How many safety barriers does it take to line a Grasstrack European semi-final event? That was the question posed by Midshires Grasstrack Club when they were appointed race hosts for the FIME European Solo Semi Final, held earlier this year at their Midlands venue, near Royal Leamington Spa.
The answer is 650 barriers, which, when laid side by side stretched to 1.5km – the same length as 30 Olympic-sized swimming pools. This was the same type of barrier installed at a number of events during the 2012 Olympics so they already carried a strong seal of approval.
The fixed-leg 2.3m barriers supplied by SafeSite Facilities for the FIME European Solo Semi Final helped to control pedestrian traffic, ensuring participants, spectators, the media, marshals and officials could move safely around the venue and watch the race from a safe vantage point. Thanks to their innovative interlocking design it’s possible to create a strong and continuous barrier that cannot be broken or breached easily – ideal when you’re responsible for the safety of a sizeable crowd.
The barriers were used to mark out the entire event layout, from the design of the race circuit and run off zones, to creating pit bays and a safe service area. They were also used to cordon off the hospitality area, to control access to the prohibited pit jury for race officials, and for parking control – enabling people to park and leave the course safely.
Here are some useful tips when choosing safety barriers for your motorsport event:
- Ensure they provide the necessary level of protection for participants (drivers/riders), which take into account riders falling and impacting barriers. For example, if a vehicle is likely to collide with a barrier at a ‘glancing’ angle, the barrier should be of a type that allows the vehicle to slide along it so that the risk of injury to the rider/driver is reduced.
- Check with your governing body to see if they have a specified choice of barrier, based on accident history, testing and engineering calculations. For permanent race circuits, barriers are normally covered by an annual or pre-event inspection by a relevant sport’s governing body.
- The safest way to slow down a vehicle and prevent or reduce injuries is to provide enough room for it to decelerate. A larger run-off area will allow the driver/rider a greater opportunity to regain control of their vehicle.

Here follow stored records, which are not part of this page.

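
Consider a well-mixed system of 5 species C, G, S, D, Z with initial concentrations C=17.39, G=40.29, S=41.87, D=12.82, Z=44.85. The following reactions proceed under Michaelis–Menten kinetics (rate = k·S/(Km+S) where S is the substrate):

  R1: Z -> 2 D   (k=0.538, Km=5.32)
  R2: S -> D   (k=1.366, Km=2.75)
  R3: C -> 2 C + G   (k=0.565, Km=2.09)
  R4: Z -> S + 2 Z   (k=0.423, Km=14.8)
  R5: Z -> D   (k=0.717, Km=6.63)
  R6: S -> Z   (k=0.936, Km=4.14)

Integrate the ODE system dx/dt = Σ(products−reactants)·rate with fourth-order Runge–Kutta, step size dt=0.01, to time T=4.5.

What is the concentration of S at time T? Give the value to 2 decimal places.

RK4 with dt=0.01: 450 steps to T=4.5. Trajectory (selected grid times):
t=0.00: C=17.39 G=40.29 S=41.87 D=12.82 Z=44.85
t=0.50: C=17.64 G=40.54 S=40.96 D=14.25 Z=44.88
t=1.00: C=17.90 G=40.80 S=40.06 D=15.69 Z=44.91
t=1.50: C=18.15 G=41.05 S=39.15 D=17.12 Z=44.94
t=2.00: C=18.40 G=41.30 S=38.25 D=18.55 Z=44.97
t=2.50: C=18.66 G=41.56 S=37.35 D=19.98 Z=45.00
t=3.00: C=18.91 G=41.81 S=36.46 D=21.41 Z=45.03
t=3.50: C=19.16 G=42.06 S=35.56 D=22.84 Z=45.05
t=4.00: C=19.42 G=42.32 S=34.67 D=24.26 Z=45.08
t=4.50: C=19.67 G=42.57 S=33.78 D=25.69 Z=45.10
Read off S at T=4.5: 33.78

S at T = 33.78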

- Check barriers at the start of your event and at regular intervals throughout it. Once a barrier is damaged it may no longer be capable of absorbing further impact or preventing another vehicle or debris from hitting spectators. If damage occurs during a race take steps to warn and slow approaching vehicles and move spectators to a safe location.
- Use your professional judgment about where it is safe – and where it is not – for spectator the watch the race. Take action to prevent entry into prohibited areas using warning signs and temporary barriers.
- Plan your approach to protecting spectators carefully and make sure your safety measures are proportionate. Use previous attendance figures and experience to guide you. Consider the types and positioning of any safety barriers. Creating designated spectator viewing areas can help to minimise safety risks.
- To reduce the risk of collisions and injuries in the pit and service area take steps to ensure that vehicles and pedestrians can both circulate safely. Create a traffic management system incorporating one-way access to minimise the need for reversing, and impose a speed limit.
Clerk of the course and Vice Chairman of Midshires Grasstrack Club, Matthew Wear, said: “Running European Grasstracks of this standard is an enormous task and the FIME European Solo Semi Final was the largest event our Club has hosted in its history. As with all events it was essential that our safety and security arrangements fully complied with the Health and Safety at Work etc. Act 1974 and the regulations made under it. SafeSite Facilities were able to recommend the right safety measures to minimise risks in a proportionate way, enabling the safe running of the event and safeguarding employees, volunteers, participants and spectators.”
The Health and Safety Executive has published a guide for motorsport event organisers about managing health and safety at motorsport events. It provides guidance on how to comply with the HSW Act, an update to legislation and links to further information.